Hyacinth Gordon, Respondent, v New York City Transit Authority, Appellant, et al., Defendant.
    [699 NYS2d 449]
   —In an action to recover damages for personal injuries, the defendant New York City Transit Authority appeals from an order of the Supreme Court, Queens County (Golia, J.), dated September 11, 1998, which denied its motion for summary judgment dismissing the complaint insofar as asserted against it.

Ordered that the order is reversed, on the law, with costs, the motion is granted, the complaint is dismissed insofar as asserted against the defendant New York City Transit Authority, and the action against the remaining defendant is severed.

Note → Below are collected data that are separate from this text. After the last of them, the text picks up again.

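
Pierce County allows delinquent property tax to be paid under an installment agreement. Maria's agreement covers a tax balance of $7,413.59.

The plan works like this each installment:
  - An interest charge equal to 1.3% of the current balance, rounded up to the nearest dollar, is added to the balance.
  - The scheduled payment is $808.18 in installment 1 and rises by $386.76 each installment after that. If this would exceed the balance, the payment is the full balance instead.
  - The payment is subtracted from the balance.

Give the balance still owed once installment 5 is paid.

Installment 1: $7,413.59 +$97.00 interest = $7,510.59; pay $808.18 → $6,702.41
Installment 2: $6,702.41 +$88.00 interest = $6,790.41; pay $1,194.94 → $5,595.47
Installment 3: $5,595.47 +$73.00 interest = $5,668.47; pay $1,581.70 → $4,086.77
Installment 4: $4,086.77 +$54.00 interest = $4,140.77; pay $1,968.46 → $2,172.31
Installment 5: $2,172.31 +$29.00 interest = $2,201.31; pay $2,201.31 → $0.00

$0.00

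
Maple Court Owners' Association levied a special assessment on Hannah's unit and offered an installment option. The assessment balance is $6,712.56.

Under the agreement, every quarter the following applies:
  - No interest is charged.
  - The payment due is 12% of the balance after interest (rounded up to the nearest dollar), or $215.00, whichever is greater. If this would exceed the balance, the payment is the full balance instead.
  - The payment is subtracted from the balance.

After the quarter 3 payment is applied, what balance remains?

$4,573.56

Quarter 1: $6,712.56 − $806.00 → $5,906.56
Quarter 2: $5,906.56 − $709.00 → $5,197.56
Quarter 3: $5,197.56 − $624.00 → $4,573.56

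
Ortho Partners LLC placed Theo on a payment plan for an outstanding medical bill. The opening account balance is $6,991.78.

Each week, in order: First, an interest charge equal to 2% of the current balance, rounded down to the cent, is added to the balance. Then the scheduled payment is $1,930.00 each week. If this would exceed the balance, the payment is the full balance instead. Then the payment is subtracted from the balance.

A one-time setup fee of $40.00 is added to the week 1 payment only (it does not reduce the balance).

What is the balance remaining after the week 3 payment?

# | Opening | Interest | Payment | Fee | End bal
1 | $6,991.78 | $139.83 | $1,930.00 | $40.00 | $5,201.61
2 | $5,201.61 | $104.03 | $1,930.00 | — | $3,375.64
3 | $3,375.64 | $67.51 | $1,930.00 | — | $1,513.15

$1,513.15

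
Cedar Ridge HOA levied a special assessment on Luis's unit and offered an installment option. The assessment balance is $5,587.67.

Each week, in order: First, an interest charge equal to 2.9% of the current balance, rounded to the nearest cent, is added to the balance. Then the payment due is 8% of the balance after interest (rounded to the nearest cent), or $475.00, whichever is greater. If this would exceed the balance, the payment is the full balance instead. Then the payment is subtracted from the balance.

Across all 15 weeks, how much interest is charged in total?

Week 1: $5,587.67 +$162.04 interest = $5,749.71; pay $475.00 → $5,274.71
Week 2: $5,274.71 +$152.97 interest = $5,427.68; pay $475.00 → $4,952.68
Week 3: $4,952.68 +$143.63 interest = $5,096.31; pay $475.00 → $4,621.31
Week 4: $4,621.31 +$134.02 interest = $4,755.33; pay $475.00 → $4,280.33
Week 5: $4,280.33 +$124.13 interest = $4,404.46; pay $475.00 → $3,929.46
Week 6: $3,929.46 +$113.95 interest = $4,043.41; pay $475.00 → $3,568.41
Week 7: $3,568.41 +$103.48 interest = $3,671.89; pay $475.00 → $3,196.89
Week 8: $3,196.89 +$92.71 interest = $3,289.60; pay $475.00 → $2,814.60
Week 9: $2,814.60 +$81.62 interest = $2,896.22; pay $475.00 → $2,421.22
Week 10: $2,421.22 +$70.22 interest = $2,491.44; pay $475.00 → $2,016.44
Week 11: $2,016.44 +$58.48 interest = $2,074.92; pay $475.00 → $1,599.92
Week 12: $1,599.92 +$46.40 interest = $1,646.32; pay $475.00 → $1,171.32
Week 13: $1,171.32 +$33.97 interest = $1,205.29; pay $475.00 → $730.29
Week 14: $730.29 +$21.18 interest = $751.47; pay $475.00 → $276.47
Week 15: $276.47 +$8.02 interest = $284.49; pay $284.49 → $0.00
Total interest: $162.04 + $152.97 + $143.63 + $134.02 + $124.13 + $113.95 + $103.48 + $92.71 + $81.62 + $70.22 + $58.48 + $46.40 + $33.97 + $21.18 + $8.02 = $1,346.82

$1,346.82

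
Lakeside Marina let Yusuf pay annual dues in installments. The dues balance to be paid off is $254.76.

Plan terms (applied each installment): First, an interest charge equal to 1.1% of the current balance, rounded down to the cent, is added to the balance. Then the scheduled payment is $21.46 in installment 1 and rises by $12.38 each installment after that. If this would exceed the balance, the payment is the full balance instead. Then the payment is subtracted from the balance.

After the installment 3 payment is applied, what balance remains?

$160.88

Installment 1: opening $254.76; interest $2.80 → $257.56; payment $21.46; balance $236.10
Installment 2: opening $236.10; interest $2.59 → $238.69; payment $33.84; balance $204.85
Installment 3: opening $204.85; interest $2.25 → $207.10; payment $46.22; balance $160.88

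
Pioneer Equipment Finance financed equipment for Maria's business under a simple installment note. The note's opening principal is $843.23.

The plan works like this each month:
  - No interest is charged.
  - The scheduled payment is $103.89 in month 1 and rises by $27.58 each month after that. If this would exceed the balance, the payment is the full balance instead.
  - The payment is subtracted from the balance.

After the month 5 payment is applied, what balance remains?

Month 1: $843.23 − $103.89 → $739.34
Month 2: $739.34 − $131.47 → $607.87
Month 3: $607.87 − $159.05 → $448.82
Month 4: $448.82 − $186.63 → $262.19
Month 5: $262.19 − $214.21 → $47.98

$47.98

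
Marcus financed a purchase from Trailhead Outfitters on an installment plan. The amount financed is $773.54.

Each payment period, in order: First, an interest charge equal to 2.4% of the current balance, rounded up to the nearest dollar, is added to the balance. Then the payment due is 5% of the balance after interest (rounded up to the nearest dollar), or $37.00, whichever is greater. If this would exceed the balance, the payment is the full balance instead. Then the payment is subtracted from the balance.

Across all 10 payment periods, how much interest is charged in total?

Payment period 1: opening $773.54; interest $19.00 → $792.54; payment $40.00; balance $752.54
Payment period 2: opening $752.54; interest $19.00 → $771.54; payment $39.00; balance $732.54
Payment period 3: opening $732.54; interest $18.00 → $750.54; payment $38.00; balance $712.54
Payment period 4: opening $712.54; interest $18.00 → $730.54; payment $37.00; balance $693.54
Payment period 5: opening $693.54; interest $17.00 → $710.54; payment $37.00; balance $673.54
Payment period 6: opening $673.54; interest $17.00 → $690.54; payment $37.00; balance $653.54
Payment period 7: opening $653.54; interest $16.00 → $669.54; payment $37.00; balance $632.54
Payment period 8: opening $632.54; interest $16.00 → $648.54; payment $37.00; balance $611.54
Payment period 9: opening $611.54; interest $15.00 → $626.54; payment $37.00; balance $589.54
Payment period 10: opening $589.54; interest $15.00 → $604.54; payment $37.00; balance $567.54
Total interest: $19.00 + $19.00 + $18.00 + $18.00 + $17.00 + $17.00 + $16.00 + $16.00 + $15.00 + $15.00 = $170.00

$170.00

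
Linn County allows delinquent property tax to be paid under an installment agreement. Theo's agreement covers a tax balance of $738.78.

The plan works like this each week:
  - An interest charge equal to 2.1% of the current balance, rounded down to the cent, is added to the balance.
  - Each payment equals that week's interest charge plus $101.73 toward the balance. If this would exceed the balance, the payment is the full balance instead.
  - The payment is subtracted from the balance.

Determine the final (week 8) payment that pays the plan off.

# | Opening | Interest | Payment | End bal
1 | $738.78 | $15.51 | $117.24 | $637.05
2 | $637.05 | $13.37 | $115.10 | $535.32
3 | $535.32 | $11.24 | $112.97 | $433.59
4 | $433.59 | $9.10 | $110.83 | $331.86
5 | $331.86 | $6.96 | $108.69 | $230.13
6 | $230.13 | $4.83 | $106.56 | $128.40
7 | $128.40 | $2.69 | $104.42 | $26.67
8 | $26.67 | $0.56 | $27.23 | $0.00

$27.23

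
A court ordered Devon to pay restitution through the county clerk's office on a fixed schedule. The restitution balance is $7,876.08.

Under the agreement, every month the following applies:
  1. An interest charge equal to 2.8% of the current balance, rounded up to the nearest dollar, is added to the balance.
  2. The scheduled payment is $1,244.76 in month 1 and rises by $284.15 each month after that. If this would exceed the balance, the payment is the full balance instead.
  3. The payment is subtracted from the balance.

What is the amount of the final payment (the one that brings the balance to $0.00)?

$1,922.14

Month 1: opening $7,876.08; interest $221.00 → $8,097.08; payment $1,244.76; balance $6,852.32
Month 2: opening $6,852.32; interest $192.00 → $7,044.32; payment $1,528.91; balance $5,515.41
Month 3: opening $5,515.41; interest $155.00 → $5,670.41; payment $1,813.06; balance $3,857.35
Month 4: opening $3,857.35; interest $109.00 → $3,966.35; payment $2,097.21; balance $1,869.14
Month 5: opening $1,869.14; interest $53.00 → $1,922.14; payment $1,922.14; balance $0.00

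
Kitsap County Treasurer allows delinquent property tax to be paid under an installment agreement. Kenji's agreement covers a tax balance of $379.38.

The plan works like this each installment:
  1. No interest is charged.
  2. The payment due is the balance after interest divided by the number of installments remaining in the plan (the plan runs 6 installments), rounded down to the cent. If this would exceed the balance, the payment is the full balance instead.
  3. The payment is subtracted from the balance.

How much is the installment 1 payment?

$63.23

Installment 1: $379.38 − $63.23 → $316.15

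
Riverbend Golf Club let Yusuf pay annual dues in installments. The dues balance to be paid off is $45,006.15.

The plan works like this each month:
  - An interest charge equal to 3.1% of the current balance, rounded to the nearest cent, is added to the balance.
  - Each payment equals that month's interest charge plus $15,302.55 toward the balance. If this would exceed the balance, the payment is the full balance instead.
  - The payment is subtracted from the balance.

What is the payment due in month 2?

Month 1: opening $45,006.15; interest $1,395.19 → $46,401.34; payment $16,697.74; balance $29,703.60
Month 2: opening $29,703.60; interest $920.81 → $30,624.41; payment $16,223.36; balance $14,401.05

$16,223.36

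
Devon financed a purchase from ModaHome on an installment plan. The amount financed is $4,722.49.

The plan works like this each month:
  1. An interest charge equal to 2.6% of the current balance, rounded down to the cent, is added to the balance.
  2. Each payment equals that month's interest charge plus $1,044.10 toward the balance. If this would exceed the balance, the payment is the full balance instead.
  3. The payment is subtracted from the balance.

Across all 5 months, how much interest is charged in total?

$342.43

Month 1: $4,722.49 +$122.78 interest = $4,845.27; pay $1,166.88 → $3,678.39
Month 2: $3,678.39 +$95.63 interest = $3,774.02; pay $1,139.73 → $2,634.29
Month 3: $2,634.29 +$68.49 interest = $2,702.78; pay $1,112.59 → $1,590.19
Month 4: $1,590.19 +$41.34 interest = $1,631.53; pay $1,085.44 → $546.09
Month 5: $546.09 +$14.19 interest = $560.28; pay $560.28 → $0.00
Total interest: $122.78 + $95.63 + $68.49 + $41.34 + $14.19 = $342.43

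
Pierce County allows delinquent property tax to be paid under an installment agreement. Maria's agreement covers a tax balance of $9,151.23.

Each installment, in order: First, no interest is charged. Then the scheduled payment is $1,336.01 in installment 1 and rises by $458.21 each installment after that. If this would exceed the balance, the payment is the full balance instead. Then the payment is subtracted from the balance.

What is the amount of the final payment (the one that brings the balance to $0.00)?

$1,057.93

# | Opening | Payment | End bal
1 | $9,151.23 | $1,336.01 | $7,815.22
2 | $7,815.22 | $1,794.22 | $6,021.00
3 | $6,021.00 | $2,252.43 | $3,768.57
4 | $3,768.57 | $2,710.64 | $1,057.93
5 | $1,057.93 | $1,057.93 | $0.00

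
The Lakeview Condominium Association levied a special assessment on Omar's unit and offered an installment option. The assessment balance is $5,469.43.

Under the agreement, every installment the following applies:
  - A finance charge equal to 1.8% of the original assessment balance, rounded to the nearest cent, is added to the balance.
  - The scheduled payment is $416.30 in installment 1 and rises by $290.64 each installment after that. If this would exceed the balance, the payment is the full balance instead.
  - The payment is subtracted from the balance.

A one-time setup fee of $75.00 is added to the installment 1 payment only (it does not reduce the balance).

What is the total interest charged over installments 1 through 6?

Installment 1: opening $5,469.43; interest $98.45 → $5,567.88; payment $416.30 (+ $75.00 fee); balance $5,151.58
Installment 2: opening $5,151.58; interest $98.45 → $5,250.03; payment $706.94; balance $4,543.09
Installment 3: opening $4,543.09; interest $98.45 → $4,641.54; payment $997.58; balance $3,643.96
Installment 4: opening $3,643.96; interest $98.45 → $3,742.41; payment $1,288.22; balance $2,454.19
Installment 5: opening $2,454.19; interest $98.45 → $2,552.64; payment $1,578.86; balance $973.78
Installment 6: opening $973.78; interest $98.45 → $1,072.23; payment $1,072.23; balance $0.00
Total interest: $98.45 + $98.45 + $98.45 + $98.45 + $98.45 + $98.45 = $590.70

$590.70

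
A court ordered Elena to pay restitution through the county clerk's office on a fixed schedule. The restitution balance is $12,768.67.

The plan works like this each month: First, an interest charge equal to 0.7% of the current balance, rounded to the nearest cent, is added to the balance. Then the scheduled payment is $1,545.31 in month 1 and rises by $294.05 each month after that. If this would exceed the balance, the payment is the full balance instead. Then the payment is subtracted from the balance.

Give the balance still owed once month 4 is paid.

$5,110.97

Month 1: opening $12,768.67; interest $89.38 → $12,858.05; payment $1,545.31; balance $11,312.74
Month 2: opening $11,312.74; interest $79.19 → $11,391.93; payment $1,839.36; balance $9,552.57
Month 3: opening $9,552.57; interest $66.87 → $9,619.44; payment $2,133.41; balance $7,486.03
Month 4: opening $7,486.03; interest $52.40 → $7,538.43; payment $2,427.46; balance $5,110.97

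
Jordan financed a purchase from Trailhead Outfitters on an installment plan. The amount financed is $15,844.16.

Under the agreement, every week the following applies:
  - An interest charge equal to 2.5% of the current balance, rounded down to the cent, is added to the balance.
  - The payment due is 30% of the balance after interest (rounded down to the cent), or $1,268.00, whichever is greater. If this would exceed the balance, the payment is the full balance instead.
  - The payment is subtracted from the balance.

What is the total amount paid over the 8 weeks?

$17,115.41

Week 1: opening $15,844.16; interest $396.10 → $16,240.26; payment $4,872.07; balance $11,368.19
Week 2: opening $11,368.19; interest $284.20 → $11,652.39; payment $3,495.71; balance $8,156.68
Week 3: opening $8,156.68; interest $203.91 → $8,360.59; payment $2,508.17; balance $5,852.42
Week 4: opening $5,852.42; interest $146.31 → $5,998.73; payment $1,799.61; balance $4,199.12
Week 5: opening $4,199.12; interest $104.97 → $4,304.09; payment $1,291.22; balance $3,012.87
Week 6: opening $3,012.87; interest $75.32 → $3,088.19; payment $1,268.00; balance $1,820.19
Week 7: opening $1,820.19; interest $45.50 → $1,865.69; payment $1,268.00; balance $597.69
Week 8: opening $597.69; interest $14.94 → $612.63; payment $612.63; balance $0.00
Total paid: $17,115.41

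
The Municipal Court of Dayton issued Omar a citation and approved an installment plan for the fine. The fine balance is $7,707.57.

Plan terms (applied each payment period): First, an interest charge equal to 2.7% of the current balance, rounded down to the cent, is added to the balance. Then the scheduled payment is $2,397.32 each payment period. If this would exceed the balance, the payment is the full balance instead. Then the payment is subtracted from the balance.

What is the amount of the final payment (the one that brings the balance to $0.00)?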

The plaintiff was allegedly injured when she slipped and fell while exiting a bus operated by the defendant New York City Transit Authority (hereinafter the appellant). The plaintiff alleged that she fell because of a slippery substance on the steps, that the appellant had allowed the bus to become dangerously overcrowded, and that the stairwell of the bus was insufficiently lighted.

In its motion for summary judgment, the appellant made a prima facie showing of entitlement to judgment as a matter of law (see, Alvarez v Prospect Hosp., 68 NY2d 320; Zuckerman v City of New York, 49 NY2d 557). Contrary to the Supreme Court’s decision, the plaintiff failed to raise material issues of fact in her opposition papers. The evidence indicated that the appellant did not have actual or constructive notice of a potentially dangerous condition caused by some type of slippery substance on the step (see, Gordon v American Museum of Natural History, 67 NY2d 836). Additionally, there is no evidence that the injuries suffered by the plaintiff resulted from any restriction on her free movement due to the alleged overcrowded conditions (see, Palmieri v Ringling Bros. & Barnum & Bailey Combined Shows, 237 AD2d 589; Hsieh v New York City Tr. Auth., 216 AD2d 531). Furthermore, the evidence failed to establish a causal relationship between the allegedly dim lighting and the accident (see, Reagan v Saratoga Hotel Corp., 18 NY2d 661; Wright v South Nassau Communities Hosp., 254 AD2d 277). S. Miller, J. P., Altman, Schmidt and Smith, JJ., concur.